阳光斜斜地穿过纱帘,在地板上投下窗台盆栽的剪影,微风拂过,卷起的纱帘在地上勾勒出流动的暗纹。
沈如卿直挺挺地躺着,双手抓紧薄被沿,严严实实地蒙住眼睛,只露出一段沁层细密的汗珠的额头。
她想把自己闷死在被子底下....
但除了闷热与剧烈心跳,似乎什么效果也没有。
冷清少女的思绪在羞耻中翻涌,每一寸皮肤都烧得发烫。
沈如卿,你怎么会说出那样不知羞的话...
这和表白有什么区别...
简直连脸都不要了!
就连最后的清清白白都...不再清白了....
从今往后,滴酒不沾!绝对不要喝!
清冷少女拼命用这个决绝的誓言压制脑海中翻腾的念头,却只获得片刻自欺欺人的安宁。
那些画面与话语,如附骨之疽般挥之不去。
这时,穿着白色长裙的小沈如卿跳了出来,歪着头笑道:“这不正是你暗自期待的结果吗?怎么得了便宜还卖乖呢~”
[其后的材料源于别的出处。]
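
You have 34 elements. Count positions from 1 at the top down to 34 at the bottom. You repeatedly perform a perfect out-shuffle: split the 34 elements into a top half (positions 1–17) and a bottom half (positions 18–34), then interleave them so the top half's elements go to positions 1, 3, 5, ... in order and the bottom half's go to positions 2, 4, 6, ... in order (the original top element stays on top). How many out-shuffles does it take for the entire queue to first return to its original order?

The out-shuffle permutes the 34 positions with cycle lengths [1, 1, 2, 10, 10, 10].
Every element is home exactly when every cycle has completed a whole number of laps, i.e. after lcm(1, 2, 10) = 10 out-shuffles.

10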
黑色长裙的小沈如卿立刻冷着脸反驳:“别忘了那个恶劣的男人是怎么欺负你的!连为你写的书都故意收回去,你居然还主动表白,简直不知羞耻!”
白裙小人俏皮地眨眨眼:“反正都这样了...就乖乖认命呗~不也挺不错的嘛,况且他欺负你的时候...你明明心跳得很快呢~”
黑裙小人一把推开对方:“不知廉耻!你还有没有点自尊了!”
沈如卿倏地从床上坐起,丝质睡裙早已被汗水浸透,湿漉漉地贴在背上,清晰地勾勒出纤细的腰线和精致优美的背部轮廓。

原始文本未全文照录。